BITU wants govt to address tax on loans to bank workers
THE Bustamante Industrial Trade Union (BITU) says that in rationalising taxation measures, the Government is not paying enough attention to the measures affecting the workers, who are also affected by the erosion of the dollar.
“The BITU believes that in the continuing efforts to rationalise taxation, more attention should be paid to the mechanisms affecting the workers, who are equally affected by the erosion of the Jamaican dollar, and to a greater extent the consequential increases in the cost of living affecting basic needs such as food, shelter, clothing, energy and the cost of utilities,” BITU president, Senator Kavan Gayle, said in a statement issued last week by the union.
“While there are meaningful efforts to offer more incentives to promote investments, there has been little or no effort to promote increased productivity and production, which are also essential to growth and development,” Senator Gayle said.
“There is hardly any recognition of the need to offer more incentives to the workers, not only to increase productivity at the workplace, but also to increase the investment of their earnings in activities which are essential to growth,” he added.
Senator Gayle said that an example of the omission has been the failure of the Government to address the long-running issue of the tax on concessionary loans offered to workers in the financial sector.
He said that the BITU has been urging the Government to amend legislation concerning the rate of interest workers in the financial sector pay on concessionary loans for some two decades, because the loans are a fringe benefit negotiated by the union, and increase the current threshold of these loans from $1.5 million.
He recalled that, in 1991, the tax was placed on these loans by the Ministry of Finance and Planning, as a temporary revenue-earning measure, to help finance the budget that year. However, the matter has not been revised in the 23 years since, and the taxation has become a burden to the deserving workers.
“As the trade union which primarily represents workers in the financial sector — including employees of the Bank of Jamaica, merchant, commercial, and development banks, insurance companies, credit unions, building societies, and trust companies — we have been seeking the support of the ministry in reviewing these provisions for years without success,” Gayle said.
“We believe that in light of the current economic situation, and the effect it has been having on these workers, as well as the fact the Government has announced an intention to commence talks with its own employees in the public sector at an early date, that some attention must be paid to the issue immediately,” he added.
Gayle explained that employees in most local financial institutions are designated beneficiaries of the concessionary loan, but have to pay a tax on the difference in interest payment between the concessionary rate and the prescribed open market rate.
The difference between the concessionary rates granted by a financial institution and the open market rate represents a cost saving to the borrower.

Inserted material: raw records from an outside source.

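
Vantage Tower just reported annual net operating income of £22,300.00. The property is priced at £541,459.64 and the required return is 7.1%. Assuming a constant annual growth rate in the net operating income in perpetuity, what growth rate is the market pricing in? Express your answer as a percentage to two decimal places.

2.86%

P = D₀(1+g)/(r−g) ⇒ P(r−g) = D₀(1+g) ⇒ g(P+D₀) = P·r − D₀
g = (P·r − D₀)/(P + D₀) = (£541,459.64×0.071 − £22,300.00) / (£541,459.64 + £22,300.00) = 0.028636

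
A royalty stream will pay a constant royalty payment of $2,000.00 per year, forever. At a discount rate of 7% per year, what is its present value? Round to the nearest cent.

Level perpetuity: PV = C / r = $2,000.00 / 0.07 = $28,571.43

$28571.43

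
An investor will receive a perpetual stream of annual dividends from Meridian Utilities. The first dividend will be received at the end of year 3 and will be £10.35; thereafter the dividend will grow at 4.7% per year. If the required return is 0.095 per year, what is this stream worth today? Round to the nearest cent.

£179.83

Value at end of year 2: C₁ / (r − g) = £10.35 / (0.095 − 0.047) = £215.6250
Discount to today: PV = £215.6250 / (1 + 0.095)^2 = £215.6250 / 1.199025 = £179.83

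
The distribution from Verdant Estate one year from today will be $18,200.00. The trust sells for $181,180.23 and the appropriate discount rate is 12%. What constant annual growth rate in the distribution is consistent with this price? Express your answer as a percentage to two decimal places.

P = D₁/(r−g) ⇒ g = r − D₁/P = 0.12 − $18,200.00/$181,180.23 = 0.019548

1.95%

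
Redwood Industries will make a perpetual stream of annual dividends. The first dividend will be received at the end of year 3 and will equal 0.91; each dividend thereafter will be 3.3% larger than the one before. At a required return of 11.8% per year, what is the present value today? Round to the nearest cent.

Value at end of year 2: C₁ / (r − g) = 0.91 / (0.118 − 0.033) = 10.7059
Discount to today: PV = 10.7059 / (1 + 0.118)^2 = 10.7059 / 1.249924 = 8.57

8.57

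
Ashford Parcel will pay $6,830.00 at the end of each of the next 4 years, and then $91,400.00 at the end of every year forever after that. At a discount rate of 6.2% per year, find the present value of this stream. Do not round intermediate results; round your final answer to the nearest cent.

PV of 4-year annuity: $6,830.00 × [1 − (1+0.062)^−4] / 0.062 = 23558.68703
Perpetuity value at year 4: $91,400.00 / 0.062 = 1474193.54839
PV of perpetuity: 1474193.54839 / (1+0.062)^4 = 1158927.95622
Total PV = 23558.68703 + 1158927.95622 = 1182486.64325

$1182486.64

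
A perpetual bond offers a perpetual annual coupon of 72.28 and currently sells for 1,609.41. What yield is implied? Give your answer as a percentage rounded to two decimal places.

P = C/r ⇒ r = C/P = 72.28/1,609.41 = 0.044911

4.49%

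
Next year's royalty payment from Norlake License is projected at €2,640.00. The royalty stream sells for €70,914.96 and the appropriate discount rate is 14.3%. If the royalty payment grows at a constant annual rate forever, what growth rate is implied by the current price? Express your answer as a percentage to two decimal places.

10.58%

P = D₁/(r−g) ⇒ g = r − D₁/P = 0.143 − €2,640.00/€70,914.96 = 0.105772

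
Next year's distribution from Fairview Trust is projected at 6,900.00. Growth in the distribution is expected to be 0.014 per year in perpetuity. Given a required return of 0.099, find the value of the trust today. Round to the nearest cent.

Growing perpetuity: P = D₁ / (r − g) = 6,900.0000 / (0.099 − 0.014) = 81,176.47

81176.47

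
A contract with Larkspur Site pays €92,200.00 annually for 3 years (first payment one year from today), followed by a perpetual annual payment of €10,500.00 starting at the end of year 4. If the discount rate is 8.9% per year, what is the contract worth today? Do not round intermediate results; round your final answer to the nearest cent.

€325153.43

PV of 3-year annuity: €92,200.00 × [1 − (1+0.089)^−3] / 0.089 = 233801.93969
Perpetuity value at year 3: €10,500.00 / 0.089 = 117977.52809
PV of perpetuity: 117977.52809 / (1+0.089)^3 = 91351.49374
Total PV = 233801.93969 + 91351.49374 = 325153.43343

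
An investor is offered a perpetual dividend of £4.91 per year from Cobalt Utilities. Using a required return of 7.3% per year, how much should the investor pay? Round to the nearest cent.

Level perpetuity: PV = C / r = £4.91 / 0.073 = £67.26

£67.26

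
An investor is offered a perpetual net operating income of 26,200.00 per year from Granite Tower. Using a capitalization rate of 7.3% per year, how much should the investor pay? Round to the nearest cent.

358904.11

Level perpetuity: PV = C / r = 26,200.00 / 0.073 = 358,904.11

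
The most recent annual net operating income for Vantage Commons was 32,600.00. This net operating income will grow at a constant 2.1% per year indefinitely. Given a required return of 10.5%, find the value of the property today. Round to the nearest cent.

396245.24

D₁ = D₀ × (1 + g) = 32,600.00 × 1.021 = 33,284.6000
Growing perpetuity: P = D₁ / (r − g) = 33,284.6000 / (0.105 − 0.021) = 396,245.24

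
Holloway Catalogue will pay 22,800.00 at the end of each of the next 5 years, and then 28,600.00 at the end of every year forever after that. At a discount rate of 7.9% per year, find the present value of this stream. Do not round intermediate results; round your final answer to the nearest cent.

338806.43

PV of 5-year annuity: 22,800.00 × [1 − (1+0.079)^−5] / 0.079 = 91274.22512
Perpetuity value at year 5: 28,600.00 / 0.079 = 362025.31646
PV of perpetuity: 362025.31646 / (1+0.079)^5 = 247532.20951
Total PV = 91274.22512 + 247532.20951 = 338806.43463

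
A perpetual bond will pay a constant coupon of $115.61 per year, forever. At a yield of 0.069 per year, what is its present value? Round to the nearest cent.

Level perpetuity: PV = C / r = $115.61 / 0.069 = $1,675.51

$1675.51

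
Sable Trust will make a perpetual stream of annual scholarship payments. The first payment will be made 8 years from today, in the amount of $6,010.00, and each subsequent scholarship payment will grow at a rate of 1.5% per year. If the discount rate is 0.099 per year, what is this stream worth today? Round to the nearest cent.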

However, this was declared by the ministry as income in 1991, under income tax law, attracting a tax of 25 per cent on interest saved on loans that exceeded a threshold of $1.5 million. But, while loans of up to $1.5 million were exempted from the tax, with the provisions unchanged over the past 22 years, the concession has been severely reduced and only serves to disenfranchise the workers, Senator Gayle said.
He stated that BITU has been seeking to draw the attention of the Ministry of Finance and Planning to the disadvantages which have been created by its failure to review these provisions.

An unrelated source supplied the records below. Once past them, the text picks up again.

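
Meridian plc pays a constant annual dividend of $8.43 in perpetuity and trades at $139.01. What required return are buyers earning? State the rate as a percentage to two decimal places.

6.06%

P = C/r ⇒ r = C/P = $8.43/$139.01 = 0.060643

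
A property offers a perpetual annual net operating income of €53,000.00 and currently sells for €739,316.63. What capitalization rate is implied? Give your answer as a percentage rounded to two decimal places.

P = C/r ⇒ r = C/P = €53,000.00/€739,316.63 = 0.071688

7.17%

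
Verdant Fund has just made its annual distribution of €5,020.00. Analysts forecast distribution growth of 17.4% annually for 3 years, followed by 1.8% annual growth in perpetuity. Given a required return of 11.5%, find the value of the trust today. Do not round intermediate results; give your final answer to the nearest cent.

€78208.54

D_1 = 5893.48000
D_2 = 6918.94552
D_3 = 8122.84204
Terminal value at year 3: TV = D_3×(1+g_2)/(r−g_2) = 8269.05320/0.097 = 85247.97111
P_0 = D_1/(1+r)^1 + D_2/(1+r)^2 + D_3/(1+r)^3 + TV/(1+r)^3
    = 5285.63229 + 5565.32045 + 5859.80826 + 61497.78155 = 78208.54255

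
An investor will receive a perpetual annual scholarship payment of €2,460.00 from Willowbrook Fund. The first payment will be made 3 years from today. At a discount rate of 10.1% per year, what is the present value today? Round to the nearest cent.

€20092.74

Value at end of year 2: C / r = €2,460.00 / 0.101 = €24,356.4356
Discount to today: PV = €24,356.4356 / (1 + 0.101)^2 = €24,356.4356 / 1.212201 = €20,092.74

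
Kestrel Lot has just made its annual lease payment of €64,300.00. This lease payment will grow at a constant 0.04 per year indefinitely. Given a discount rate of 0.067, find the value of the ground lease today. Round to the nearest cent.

D₁ = D₀ × (1 + g) = €64,300.00 × 1.04 = €66,872.0000
Growing perpetuity: P = D₁ / (r − g) = €66,872.0000 / (0.067 − 0.04) = €2,476,740.74

€2476740.74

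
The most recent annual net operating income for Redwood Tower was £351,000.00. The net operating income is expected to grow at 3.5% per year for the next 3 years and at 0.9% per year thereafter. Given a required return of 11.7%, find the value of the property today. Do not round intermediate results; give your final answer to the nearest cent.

£3514595.72

D_1 = 363285.00000
D_2 = 375999.97500
D_3 = 389159.97413
Terminal value at year 3: TV = D_3×(1+g_2)/(r−g_2) = 392662.41389/0.108 = 3635763.09159
P_0 = D_1/(1+r)^1 + D_2/(1+r)^2 + D_3/(1+r)^3 + TV/(1+r)^3
    = 325232.76634 + 301357.12906 + 279234.22433 + 2608771.59583 = 3514595.71556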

“We do not think that it is fair that a fringe benefit granted by employers to employees, as part of their compensation package, should be reduced to a disincentive because of the Government’s insistence of disregarding the intent of the provision of the relevant legislation,” he explained.
He said that the BITU is again seeking the cooperation of the ministry of finance, on the eve of fresh wage negotiations with the public sector and the compilation of the 2015/16 budget, to revise the provisions of the taxation, in keeping with current concessionary loans and general market trends.
He said that the union wants the Ministry of Finance and Planning to revise the open market rate prescribed in the tax provision from 14 per cent, and increase the taxable threshold from the current $1.5 million to an amount reflective of current costs associated with the stipulated purposes — purchasing a house for owner’s occupancy; purchasing a motor vehicle for private use; purchase of land; education; emergency needs (compassionate loans); training; and furnishing of residence for owner’s occupancy.
He said that the union is urging the ministry to give immediate attention to the prolonged issue, as it has become a matter of great disaffection among workers in the financial institutions, and is also soliciting the support of the Jamaica Bankers’ Association (JBA) in urging Government to remedy the situation.